Money has flooded into West Texas because the Permian has both below-ground and aboveground advantages over other shale basins. To start with, the Permian has a vast volume of oil waiting to be tapped. But more importantly, it is geologically favorable for drillers – multiple shale formations are stacked on top of each other, which means that a driller can sink a vertical well through several shale plays at once, and then drill horizontally through even more liquid-rich shale. More oil per given well means lower breakeven costs and larger profits. All else equal, that alone is enough for shale companies to concentrate their efforts on the Permian at the expense of other shale basins in the U.S.

But then there are above-ground factors. Texas is a friendly place for oil companies. West Texas has seen drilling for decades, which means that pipeline networks are established and well connected. Reuters notes that Texas also enjoys abundant labor and equipment suppliers, also a legacy of a long oil history. Plus warm temperatures mean that drilling can take place 365 days of the year.

It is no surprise then that over the past two years the Permian has emerged as the favorite for shale drillers. Since the U.S. rig count bottomed out in May 2016, the industry has added 250 oil rigs back into action through the end of January – the Permian accounted for 154 of those, or more than 60 percent. No other shale basin comes even remotely close to those gains.

“We could easily see an extra 100 rigs out here in the Permian by June,” Josh Clawson of Gesco, an electrical contractor for oil drilling rigs, told Reuters.

The surge in interest in the Permian continues to push up land prices. Companies are paying more than $60,000 per acre, double the average paid back in 2014, and even twice as high as some deals signed in 2016. High land prices are not scaring away companies; interest in the Permian continues to rise.

This is the reason that ExxonMobil just paid $5.6 billion in January to double its acreage in the Permian Basin, which was the largest oil deal in the U.S. since prices started to spiral out of control in November 2014. Exxon just reported fourth quarter earnings this week, which showed that overall production declined by 3 percent from a year earlier. The oil major is stepping up capex this year, unlike many of its peers, in order to reverse that decline in output. The Permian could be key for the company, where it hopes to add more than 200,000 bpd in production, taking its Permian output up to 350,000 bpd.
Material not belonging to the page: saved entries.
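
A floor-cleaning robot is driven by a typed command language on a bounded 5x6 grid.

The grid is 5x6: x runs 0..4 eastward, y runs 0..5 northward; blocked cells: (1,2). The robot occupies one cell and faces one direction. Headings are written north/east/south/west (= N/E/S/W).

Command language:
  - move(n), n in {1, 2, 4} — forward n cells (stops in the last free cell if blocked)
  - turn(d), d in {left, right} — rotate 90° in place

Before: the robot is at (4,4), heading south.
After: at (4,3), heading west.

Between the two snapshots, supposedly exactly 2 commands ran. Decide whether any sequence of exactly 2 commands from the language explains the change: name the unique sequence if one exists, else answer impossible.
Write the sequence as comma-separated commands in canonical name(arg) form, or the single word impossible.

key: position moved to (4,3) AND the heading swung to W — translation plus rotation needed
begin: at (4,4), heading south
t=1 move(1) ⇒ at (4,3), heading south
t=2 turn(right) ⇒ at (4,3), heading west
uniquely the one of 25 2-step routes that fits.

move(1), turn(right)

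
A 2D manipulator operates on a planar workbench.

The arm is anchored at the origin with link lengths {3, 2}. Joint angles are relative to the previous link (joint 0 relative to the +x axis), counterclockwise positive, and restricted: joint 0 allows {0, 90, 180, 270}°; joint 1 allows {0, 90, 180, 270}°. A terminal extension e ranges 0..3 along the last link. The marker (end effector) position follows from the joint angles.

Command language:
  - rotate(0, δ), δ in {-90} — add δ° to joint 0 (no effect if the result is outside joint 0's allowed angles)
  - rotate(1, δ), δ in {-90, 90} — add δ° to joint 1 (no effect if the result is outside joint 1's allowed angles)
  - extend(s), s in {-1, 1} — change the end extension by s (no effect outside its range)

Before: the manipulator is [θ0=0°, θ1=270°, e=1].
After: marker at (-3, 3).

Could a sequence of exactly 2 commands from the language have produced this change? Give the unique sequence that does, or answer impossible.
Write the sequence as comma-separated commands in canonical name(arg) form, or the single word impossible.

initial: [θ0=0°, θ1=270°, e=1]
t=1 rotate(0, -90) ⇒ [θ0=270°, θ1=270°, e=1]
t=2 rotate(0, -90) ⇒ [θ0=180°, θ1=270°, e=1]
no other 2-command option fits: unique.

rotate(0, -90), rotate(0, -90)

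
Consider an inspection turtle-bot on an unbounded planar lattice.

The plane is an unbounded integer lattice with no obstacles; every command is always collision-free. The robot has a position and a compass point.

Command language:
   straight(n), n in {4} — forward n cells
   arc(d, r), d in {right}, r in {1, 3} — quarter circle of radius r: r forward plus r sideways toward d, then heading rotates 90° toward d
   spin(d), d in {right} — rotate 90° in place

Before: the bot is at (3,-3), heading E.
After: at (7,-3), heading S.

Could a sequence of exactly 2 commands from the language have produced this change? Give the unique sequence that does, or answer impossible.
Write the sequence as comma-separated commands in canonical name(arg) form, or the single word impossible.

straight(4), spin(right)

key: running spin(right) before straight(4) would end elsewhere — order is forced
t0: at (3,-3), heading E
[1] after straight(4): at (7,-3), heading E
[2] after spin(right): at (7,-3), heading S
no rival 2-sequence matches.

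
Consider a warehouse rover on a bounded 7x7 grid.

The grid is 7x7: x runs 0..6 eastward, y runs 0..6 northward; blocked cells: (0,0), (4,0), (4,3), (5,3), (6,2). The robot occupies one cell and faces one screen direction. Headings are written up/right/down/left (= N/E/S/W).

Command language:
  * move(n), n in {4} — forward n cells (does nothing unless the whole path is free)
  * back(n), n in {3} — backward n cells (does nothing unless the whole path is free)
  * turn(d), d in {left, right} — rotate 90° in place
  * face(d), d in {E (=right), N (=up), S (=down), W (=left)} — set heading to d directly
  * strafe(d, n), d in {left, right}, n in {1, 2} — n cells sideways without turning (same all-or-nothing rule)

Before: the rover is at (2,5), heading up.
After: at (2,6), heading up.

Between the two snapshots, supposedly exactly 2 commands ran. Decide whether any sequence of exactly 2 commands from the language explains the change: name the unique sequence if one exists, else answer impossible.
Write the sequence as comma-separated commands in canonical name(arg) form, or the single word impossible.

key: heading stays N — no command in the sequence turns
start: at (2,5), heading up
step 1 (back(3)): at (2,2), heading up
step 2 (move(4)): at (2,6), heading up
no other 2-command option fits: unique.

back(3), move(4)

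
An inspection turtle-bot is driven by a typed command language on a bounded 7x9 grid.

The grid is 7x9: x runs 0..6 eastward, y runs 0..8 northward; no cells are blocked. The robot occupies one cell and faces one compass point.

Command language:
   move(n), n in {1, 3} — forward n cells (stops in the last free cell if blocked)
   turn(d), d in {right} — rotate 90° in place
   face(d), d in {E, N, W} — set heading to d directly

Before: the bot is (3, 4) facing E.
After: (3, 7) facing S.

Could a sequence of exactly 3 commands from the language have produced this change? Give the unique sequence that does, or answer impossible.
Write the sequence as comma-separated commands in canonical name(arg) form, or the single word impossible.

impossible

every 3-command combo misses the target.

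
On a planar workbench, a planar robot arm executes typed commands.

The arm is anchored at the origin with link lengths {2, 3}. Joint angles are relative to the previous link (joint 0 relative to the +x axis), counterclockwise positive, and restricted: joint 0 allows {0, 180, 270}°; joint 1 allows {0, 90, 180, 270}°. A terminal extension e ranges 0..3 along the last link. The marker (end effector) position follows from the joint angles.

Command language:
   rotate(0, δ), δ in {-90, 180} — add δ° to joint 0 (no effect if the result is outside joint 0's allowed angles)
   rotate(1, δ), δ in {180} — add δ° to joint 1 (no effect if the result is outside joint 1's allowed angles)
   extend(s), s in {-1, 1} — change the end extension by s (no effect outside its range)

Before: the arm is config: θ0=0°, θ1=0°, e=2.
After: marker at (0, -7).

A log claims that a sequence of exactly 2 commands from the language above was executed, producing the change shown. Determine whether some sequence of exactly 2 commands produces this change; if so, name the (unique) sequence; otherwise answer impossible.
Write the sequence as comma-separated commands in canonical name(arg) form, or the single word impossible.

rotate(0, -90), rotate(0, 180)

key: order matters: swapping rotate(0, -90) and rotate(0, 180) lands elsewhere
start: config: θ0=0°, θ1=0°, e=2
[1] after rotate(0, -90): config: θ0=270°, θ1=0°, e=2
[2] after rotate(0, 180): config: θ0=270°, θ1=0°, e=2
uniquely the one of 25 2-step routes that fits.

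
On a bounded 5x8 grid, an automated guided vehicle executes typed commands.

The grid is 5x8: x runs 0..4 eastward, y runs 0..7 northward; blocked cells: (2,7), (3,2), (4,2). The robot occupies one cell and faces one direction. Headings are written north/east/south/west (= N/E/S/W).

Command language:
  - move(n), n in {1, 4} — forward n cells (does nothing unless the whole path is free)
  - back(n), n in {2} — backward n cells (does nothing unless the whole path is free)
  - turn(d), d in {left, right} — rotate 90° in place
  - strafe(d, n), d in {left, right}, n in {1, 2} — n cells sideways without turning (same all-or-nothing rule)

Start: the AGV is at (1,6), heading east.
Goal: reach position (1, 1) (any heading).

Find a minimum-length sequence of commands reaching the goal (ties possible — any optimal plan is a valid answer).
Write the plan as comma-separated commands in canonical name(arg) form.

begin: at (1,6), heading east
[1] after strafe(right, 1): at (1,5), heading east
[2] after turn(right): at (1,5), heading south
[3] after move(4): at (1,1), heading south
nothing shorter than 3 reaches the goal.

strafe(right, 1), turn(right), move(4)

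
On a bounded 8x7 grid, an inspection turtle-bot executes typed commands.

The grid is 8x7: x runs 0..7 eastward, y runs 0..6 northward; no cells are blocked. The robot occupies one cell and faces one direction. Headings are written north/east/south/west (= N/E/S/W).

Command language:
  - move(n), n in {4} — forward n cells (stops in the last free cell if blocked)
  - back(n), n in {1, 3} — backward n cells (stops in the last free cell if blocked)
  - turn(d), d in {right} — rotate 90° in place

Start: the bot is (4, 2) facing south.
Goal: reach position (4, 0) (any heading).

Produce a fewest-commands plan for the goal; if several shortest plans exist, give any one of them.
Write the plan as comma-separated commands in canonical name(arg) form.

begin: (4, 2) facing south
t=1 move(4) ⇒ (4, 0) facing south
no 0-step plan works, so 1 is optimal.

move(4)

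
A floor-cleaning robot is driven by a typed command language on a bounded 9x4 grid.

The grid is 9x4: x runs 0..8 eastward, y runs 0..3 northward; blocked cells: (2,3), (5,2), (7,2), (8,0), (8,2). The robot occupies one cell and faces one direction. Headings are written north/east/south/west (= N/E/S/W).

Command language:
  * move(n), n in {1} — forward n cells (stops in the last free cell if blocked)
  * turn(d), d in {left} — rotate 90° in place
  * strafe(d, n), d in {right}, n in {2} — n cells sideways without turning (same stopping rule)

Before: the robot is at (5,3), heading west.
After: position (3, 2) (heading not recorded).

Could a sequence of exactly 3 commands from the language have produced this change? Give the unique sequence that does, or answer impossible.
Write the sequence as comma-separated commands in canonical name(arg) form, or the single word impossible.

turn(left), strafe(right, 2), move(1)

key: running move(1) before turn(left) would end elsewhere — order is forced
initial: at (5,3), heading west
t=1 turn(left) ⇒ at (5,3), heading south
t=2 strafe(right, 2) ⇒ at (3,3), heading south
t=3 move(1) ⇒ at (3,2), heading south
no rival 3-sequence matches.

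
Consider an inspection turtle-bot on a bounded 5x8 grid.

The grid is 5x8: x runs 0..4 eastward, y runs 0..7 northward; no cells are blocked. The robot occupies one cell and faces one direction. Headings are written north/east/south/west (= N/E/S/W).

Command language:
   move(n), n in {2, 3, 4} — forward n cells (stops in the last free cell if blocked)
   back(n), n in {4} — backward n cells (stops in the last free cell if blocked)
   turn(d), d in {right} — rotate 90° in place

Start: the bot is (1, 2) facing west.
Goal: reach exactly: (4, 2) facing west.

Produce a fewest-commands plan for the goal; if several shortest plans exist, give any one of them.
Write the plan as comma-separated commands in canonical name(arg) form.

back(4)

begin: (1, 2) facing west
step 1 (back(4)): (4, 2) facing west
shorter routes all fall short; 1 is best.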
As the FT notes, that would mean that the Permian makes up almost a quarter of Exxon’s total production, sharply up from 12 percent today. For a company that has a long track record of taking on hulking, complex offshore drilling projects, the pivot to smaller shale wells in Texas speaks volumes about how enticing the Permian has become.

The big question is how the rush for land in the Permian changes as oil prices rise (assuming that they do). The Permian has benefited from the severe cuts to spending and drilling activity in rival shale basins, as companies concentrate their efforts in the West Texas shale basin. But if oil prices rise to, say, $60 per barrel, places like the Bakken and the Eagle Ford could come surging back. Of course, rising oil prices will only improve the economics of the Permian, but it could lose its status as the only game in town.

On the other hand, there is no guarantee that oil prices do rebound. There are plenty of reasons to think that they won’t, and could in fact decline. For now, the EIA is forecasting flat oil prices for the next two years, which would be high enough to allow for an impressive uptick in production by 400,000 bpd, jumping to 9.3 million barrels per day in 2017. However, with annual average production rising from 2.0 to 2.3 mb/d this year, most of the gains in U.S. output will come from the Permian Basin.